I never knew it was possible for fear to grip every muscle and tendon of your body in one split second. But that’s what it
does as my mind wraps around the fact that while I’ve been blissfully dreaming of being in Greg’s arms, my daughter has not
been in her bed where I thought she was.

“Where are you?”

A sob bursts from her and she begins to babble, slurring her words and I have not a clue what she’s trying to convey, other
than the fact that she’s apparently hammered and in some sort of trouble.

“Ari! Ari, stop crying and talk to me.”

She’s so hysterical, she’s making me hysterical, and that’s not going to do either of us any good.

“Ms. Everett?”

A male voice. Also familiar.

“Who is this? If you’ve hurt my daughter, I’ll…”

“It’s me, Ms. Everett. Patrick Devine.”

“Paddy? What the heck is going on?

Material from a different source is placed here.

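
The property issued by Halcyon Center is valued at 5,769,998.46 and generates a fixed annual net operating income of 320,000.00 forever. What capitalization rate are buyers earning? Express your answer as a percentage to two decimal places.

P = C/r ⇒ r = C/P = 320,000.00/5,769,998.46 = 0.055459

5.55%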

Why is my daughter calling me crying in the middle of the night instead of sleeping like
I thought she was?”
And what do you have to do with it, bucko?
But inwardly, I’m relieved to hear she is with Paddy. It doesn’t mean I’m not going to kill them both, but at least I know
she’s safe. “Never mind. Just put her back on the phone.”

“Uh, I can’t.”

“What do you mean you can’t? You’d better do as I say right now.”